Earthenware, Stoneware, Glass

Appears in
On Food and Cooking

By Harold McGee

Published 2004

  • About

Ceramics are varying mixtures of a number of different compounds, notably the oxides of silicon, aluminum, and magnesium. Glass is a particular variety of ceramic whose composition is more regular, and usually includes a preponderance of silica (silicon dioxide). Until fairly recently, these materials were made from naturally occurring mineral aggregates: the word ceramic comes from the Greek for “potter’s clay.” The molding and drying of simple clay pottery, or earthenware, dates from about 9,000 years ago, or about the time that plants and animals were first domesticated. Less porous and coarse than earthenware, and much stronger, is stoneware, which contains enough silica and is fired at a high enough temperature that it vitrifies, or becomes partly glass.

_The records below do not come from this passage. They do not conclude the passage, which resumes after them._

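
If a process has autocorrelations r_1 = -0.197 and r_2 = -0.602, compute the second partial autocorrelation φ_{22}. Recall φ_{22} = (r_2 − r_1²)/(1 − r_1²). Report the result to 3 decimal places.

-0.667

φ_{22} = (r_2 − r_1²) / (1 − r_1²)
r_1² = (-0.197)² = 0.038809
Numerator = -0.602 − 0.0388 = -0.6408; denominator = 1 − 0.0388 = 0.9612
φ_{22} = -0.6408 / 0.9612 = -0.667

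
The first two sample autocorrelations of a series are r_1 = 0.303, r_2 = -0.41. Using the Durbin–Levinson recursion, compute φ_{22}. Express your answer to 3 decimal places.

φ_{22} = (r_2 − r_1²) / (1 − r_1²)
r_1² = (0.303)² = 0.091809
Numerator = -0.41 − 0.0918 = -0.5018; denominator = 1 − 0.0918 = 0.9082
φ_{22} = -0.5018 / 0.9082 = -0.553

-0.553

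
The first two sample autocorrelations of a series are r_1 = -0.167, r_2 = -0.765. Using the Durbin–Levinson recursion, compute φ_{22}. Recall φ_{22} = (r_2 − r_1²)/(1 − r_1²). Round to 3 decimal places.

-0.816

φ_{22} = (r_2 − r_1²) / (1 − r_1²)
r_1² = (-0.167)² = 0.027889
Numerator = -0.765 − 0.0279 = -0.7929; denominator = 1 − 0.0279 = 0.9721
φ_{22} = -0.7929 / 0.9721 = -0.816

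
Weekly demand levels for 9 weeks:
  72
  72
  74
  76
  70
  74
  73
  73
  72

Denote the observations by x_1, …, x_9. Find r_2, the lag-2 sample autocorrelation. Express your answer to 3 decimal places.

-0.166

Mean x̄ = (72 + 72 + 74 + 76 + 70 + 74 + 73 + 73 + 72)/9 = 72.8889
Σ(x_t−x̄)(x_{t+2}−x̄) = (-0.9877) + (-2.7654) + (-3.2099) + (3.4568) + (-0.3210) + (0.1235) + (-0.0988) = -3.8025
Denominator Σ(x_t−x̄)² = 22.8889
r_2 = -3.8025 / 22.8889 = -0.166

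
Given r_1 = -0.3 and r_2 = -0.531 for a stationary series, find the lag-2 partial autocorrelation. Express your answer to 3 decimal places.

φ_{22} = (r_2 − r_1²) / (1 − r_1²)
r_1² = (-0.3)² = 0.09
Numerator = -0.531 − 0.0900 = -0.6210; denominator = 1 − 0.0900 = 0.9100
φ_{22} = -0.6210 / 0.9100 = -0.682

-0.682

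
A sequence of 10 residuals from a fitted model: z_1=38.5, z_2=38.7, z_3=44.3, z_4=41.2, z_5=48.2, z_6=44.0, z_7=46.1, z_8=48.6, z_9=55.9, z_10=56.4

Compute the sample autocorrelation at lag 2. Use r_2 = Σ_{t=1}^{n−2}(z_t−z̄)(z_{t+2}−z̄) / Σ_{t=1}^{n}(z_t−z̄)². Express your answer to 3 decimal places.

0.217

Mean z̄ = (38.5 + 38.7 + 44.3 + 41.2 + 48.2 + 44.0 + 46.1 + 48.6 + 55.9 + 56.4)/10 = 46.1900
Numerator Σ_{t=1}^{8}(z_t−z̄)(z_{t+2}−z̄) = 77.3118
Denominator Σ(z_t−z̄)² = 356.8890
r_2 = 77.3118 / 356.8890 = 0.217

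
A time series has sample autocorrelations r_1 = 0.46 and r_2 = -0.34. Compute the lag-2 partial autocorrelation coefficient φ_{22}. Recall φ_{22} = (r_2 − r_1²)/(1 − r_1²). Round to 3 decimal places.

φ_{22} = (r_2 − r_1²) / (1 − r_1²)
r_1² = (0.46)² = 0.2116
Numerator = -0.34 − 0.2116 = -0.5516; denominator = 1 − 0.2116 = 0.7884
φ_{22} = -0.5516 / 0.7884 = -0.700

-0.700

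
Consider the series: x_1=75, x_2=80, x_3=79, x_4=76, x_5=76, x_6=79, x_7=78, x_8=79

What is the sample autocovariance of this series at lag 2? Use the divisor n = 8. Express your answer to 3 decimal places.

-1.328

Mean x̄ = (75 + 80 + 79 + 76 + 76 + 79 + 78 + 79)/8 = 77.7500
Σ_{t=1}^{6}(x_t−x̄)(x_{t+2}−x̄) = -10.6250
γ_2 = -10.6250 / 8 = -1.328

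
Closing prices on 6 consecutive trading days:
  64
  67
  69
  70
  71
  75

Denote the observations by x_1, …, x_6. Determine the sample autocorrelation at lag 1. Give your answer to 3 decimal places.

Mean x̄ = (64 + 67 + 69 + 70 + 71 + 75)/6 = 69.3333
Deviations from mean: -5.3333, -2.3333, -0.3333, 0.6667, 1.6667, 5.6667
Σ(x_t−x̄)(x_{t+1}−x̄) = (12.4444) + (0.7778) + (-0.2222) + (1.1111) + (9.4444) = 23.5556
Denominator Σ(x_t−x̄)² = 69.3333
r_1 = 23.5556 / 69.3333 = 0.340

0.340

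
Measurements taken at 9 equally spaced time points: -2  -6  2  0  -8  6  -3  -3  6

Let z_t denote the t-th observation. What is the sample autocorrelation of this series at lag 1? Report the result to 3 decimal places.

Mean z̄ = (-2 − 6 + 2 + 0 − 8 + 6 − 3 − 3 + 6)/9 = -0.8889
Numerator Σ_{t=1}^{8}(z_t−z̄)(z_{t+1}−z̄) = -86.4568
Denominator Σ(z_t−z̄)² = 190.8889
r_1 = -86.4568 / 190.8889 = -0.453

-0.453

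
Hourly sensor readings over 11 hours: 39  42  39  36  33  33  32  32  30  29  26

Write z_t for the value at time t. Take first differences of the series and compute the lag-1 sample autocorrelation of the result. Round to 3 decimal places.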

The Chinese invented this refinement sometime before 1500 BCE. Porcelain is a white but translucent stoneware made by mixing kaolin, a very light clay, with a silicate mineral, and firing at high kiln temperatures; it dates from the T’ang Dynasty (618–907 CE). This fine ceramic was introduced to Europe with the tea trade in the 17th century, and in England was first called “Chinaware,” and then simply “China.” The first glass containers were not molded or blown, but laboriously sculpted from blocks, and date from 4,000 years ago in the Near East.